Two-sided platforms are businesses that have two different categories of users, and need both of them to participate in the platform in order for things to work. Usually, it's the motivation for using the platform that splits users into different groups.
While the two groups of users might not transact with one another directly, two-sided platforms are like markets—they don't create value unless vendors show up to sell and shoppers show up to buy.
In the tech industry, two-sided platforms are ubiquitous. When successful, these business models tend to produce network effects which propel businesses to sustained growth and profitability. After a certain point, the platform's size and established position in a space draws new users into the platform.
Once you know what you're looking for, two-sided platforms are easy to spot. Here are three examples.
On LinkedIn, there are two types of users—employees and hiring managers. Both groups participate for different reasons—employees want jobs, and hiring managers want to hire people.
Neither group could get what it wanted from the site until the other group started to participate. Once a sufficient number of each group signed up, it became the default place to be for new members of either group, and the site's growth perpetuated itself, all the way to getting bought by Microsoft for $26 billion.
On YouTube, there are content creators and there are viewers. Viewers come to the site to see videos—content creators publish on the site in pursuit of good vibes, fame, and fortune.
After YouTube established a reputation as a place where content creators could succeed, more and more content creators showed up—and as they generated more content, more viewers came to visit. Once the platform grew beyond a certain size, content creators and viewers had no choice but to keep using it—each group needed the other, and they could only find each other through YouTube.
In order for Docker Hub to be relevant, it needed software publishers to upload images and developers to download them. Once enough publishers were pushing images to Docker Hub, it would become the default place for developers to pull from. As the platform continued to grow, Docker Hub would cement its dominance as the one registry to rule them all.
At least, that was the plan. In reality, Docker (the company) declined, and Docker Hub never became "the one". When building a two-sided platform, startups have one product, but they have to find product-market fit twice. For Docker, this burden was too much to bear—in the end, it split Docker in half.

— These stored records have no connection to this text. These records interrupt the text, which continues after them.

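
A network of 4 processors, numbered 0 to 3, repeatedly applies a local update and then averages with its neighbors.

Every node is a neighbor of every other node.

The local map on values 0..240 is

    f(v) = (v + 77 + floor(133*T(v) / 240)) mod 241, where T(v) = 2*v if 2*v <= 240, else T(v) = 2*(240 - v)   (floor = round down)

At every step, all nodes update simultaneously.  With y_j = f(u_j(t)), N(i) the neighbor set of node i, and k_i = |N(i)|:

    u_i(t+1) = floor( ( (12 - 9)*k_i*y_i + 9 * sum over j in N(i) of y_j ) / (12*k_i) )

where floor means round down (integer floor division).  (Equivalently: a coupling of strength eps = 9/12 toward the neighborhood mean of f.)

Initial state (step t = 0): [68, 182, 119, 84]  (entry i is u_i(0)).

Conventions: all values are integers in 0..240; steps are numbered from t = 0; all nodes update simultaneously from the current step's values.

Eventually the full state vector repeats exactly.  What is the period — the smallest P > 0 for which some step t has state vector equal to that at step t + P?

Simulating step by step:
t=0: [68, 182, 119, 84]
t=1: [100, 100, 100, 100]
t=2: [46, 46, 46, 46]
t=3: [173, 173, 173, 173]
t=4: [83, 83, 83, 83]
t=5: [10, 10, 10, 10]
t=6: [98, 98, 98, 98]
t=7: [42, 42, 42, 42]
t=8: [165, 165, 165, 165]
t=9: [84, 84, 84, 84]
t=10: [13, 13, 13, 13]
t=11: [104, 104, 104, 104]
t=12: [55, 55, 55, 55]
t=13: [192, 192, 192, 192]
t=14: [81, 81, 81, 81]
t=15: [6, 6, 6, 6]
t=16: [89, 89, 89, 89]
t=17: [23, 23, 23, 23]
t=18: [125, 125, 125, 125]
t=19: [88, 88, 88, 88]
t=20: [21, 21, 21, 21]
t=21: [121, 121, 121, 121]
t=22: [88, 88, 88, 88]

Answer: 3
Key observation: The state at step 19, [88, 88, 88, 88], reappears at step 22 — and no state repeats earlier — so the cycle the system enters has period 3.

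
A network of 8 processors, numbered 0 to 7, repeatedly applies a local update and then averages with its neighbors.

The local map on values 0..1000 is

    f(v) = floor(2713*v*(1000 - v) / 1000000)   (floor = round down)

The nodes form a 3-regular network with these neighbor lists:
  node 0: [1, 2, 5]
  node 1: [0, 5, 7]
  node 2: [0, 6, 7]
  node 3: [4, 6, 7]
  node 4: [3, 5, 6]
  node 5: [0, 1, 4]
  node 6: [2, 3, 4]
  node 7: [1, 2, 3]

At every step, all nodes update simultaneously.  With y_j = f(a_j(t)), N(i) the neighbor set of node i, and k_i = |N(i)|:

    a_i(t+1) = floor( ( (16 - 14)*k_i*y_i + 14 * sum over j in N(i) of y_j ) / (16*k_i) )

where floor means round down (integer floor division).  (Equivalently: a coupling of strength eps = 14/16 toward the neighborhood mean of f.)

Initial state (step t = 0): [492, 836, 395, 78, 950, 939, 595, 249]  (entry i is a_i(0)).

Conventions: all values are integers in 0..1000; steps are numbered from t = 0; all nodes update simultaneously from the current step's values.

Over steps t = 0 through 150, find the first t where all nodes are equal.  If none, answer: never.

Simulating step by step:
t=0: [492, 836, 395, 78, 950, 939, 595, 249]  (not all equal)
t=1: [427, 437, 617, 400, 308, 362, 364, 417]  (not all equal)
t=2: [646, 651, 648, 625, 627, 634, 623, 653]  (not all equal)
t=3: [620, 620, 622, 629, 633, 624, 630, 621]  (not all equal)
t=4: [637, 637, 636, 633, 633, 636, 633, 636]  (not all equal)
t=5: [627, 627, 628, 629, 629, 628, 629, 628]  (not all equal)
t=6: [633, 633, 633, 633, 633, 633, 633, 633]  (all equal)

Answer: 6
Key observation: Synchronization is absorbing here: once all nodes are equal they stay equal, and step 6 is the first all-equal step.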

Now, after selling its enterprise business, Docker has reinvented itself, focusing its subscription service exclusively on developers and their employers. Docker Hub is no longer a two-sided platform, it's simple SaaS—customers pay a monthly fee in exchange for pushing and pulling their images.
This changes the calculus. There's no longer a "publisher" user persona for Docker to please—they're all in on developers. For Docker Hub, this paves the way for Docker Scout's image layer inspection functionality. For those of us watching from afar, it demonstrates the subtle, foundational coupling between a startup's business model and its product offering.